100 Percent Absorption

Catholic Times'  priest columnist  who writes on spiritual subjects mentions a meal that he had with two young religious. They recalled the times in their lives when they laughed and the times of sadness  they experienced.

During the discussion with the two young religious he felt contentment in their presence, no need to correct or agree, he was older than they were, and found the time with them satisfying. When they left the restaurant and began walking they saw a movie theater; the billboard was advertizing a family picture, one of the men recommended they see.

They checked the  time for the next showing of the movie. He was the only one not keen in seeing  the movie; he had a lot to do at the monastery  but he decided to join them, and bought the tickets. They went to a nearby place to eat, for there is a stomach for a meal, and a stomach for snacks. When the time came they left for the movie theater.

Since it was a family movie there were a lot of young people there.
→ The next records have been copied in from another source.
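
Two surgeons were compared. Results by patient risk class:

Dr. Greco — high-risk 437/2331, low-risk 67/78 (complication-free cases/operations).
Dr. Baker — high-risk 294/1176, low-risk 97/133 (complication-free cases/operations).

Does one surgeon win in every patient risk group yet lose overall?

No

High-risk: Dr. Greco 437/2331 = 18.7%, Dr. Baker 294/1176 = 25.0% → Dr. Baker
Low-risk: Dr. Greco 67/78 = 85.9%, Dr. Baker 97/133 = 72.9% → Dr. Greco
Overall: Dr. Greco 504/2409 = 20.9%, Dr. Baker 391/1309 = 29.9% → Dr. Baker
Neither sweeps: Dr. Greco wins 1 of 2 groups, Dr. Baker wins 1. Dr. Baker wins overall but not every group — no Simpson reversal.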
Many couples in their middle years.  The movie was inspirational  but the columnist was mostly interested in the technical aspects, and the acting.  During the performance he heard something like a tank, and noticed that a man  on his right was asleep and snoring.

Shortly after in an emotional segment he heard  sobbing, and the blowing of  noses. On his left was a huge man who was crying  while the actors and actresses were just playing their role, his crying was for real. The two religious were 100 percent immersed in the movie.

They were completely absorbed,  more involved than the actors themselves. The columnist was impressed with their absorption.  A couple of hours of not too extreme or excessive losing yourself in what you are doing, is a good way to clear the mind and relax a person. Leaving  the theater he was embarrassed in that he was not able to lose himself in watching the picture.  For him the movie was in no way cathartic and because of that he felt he missed something. He concludes the column by telling his readers a good way to renew oneself  is when you can immerse yourself  in what you are doing 100 percent.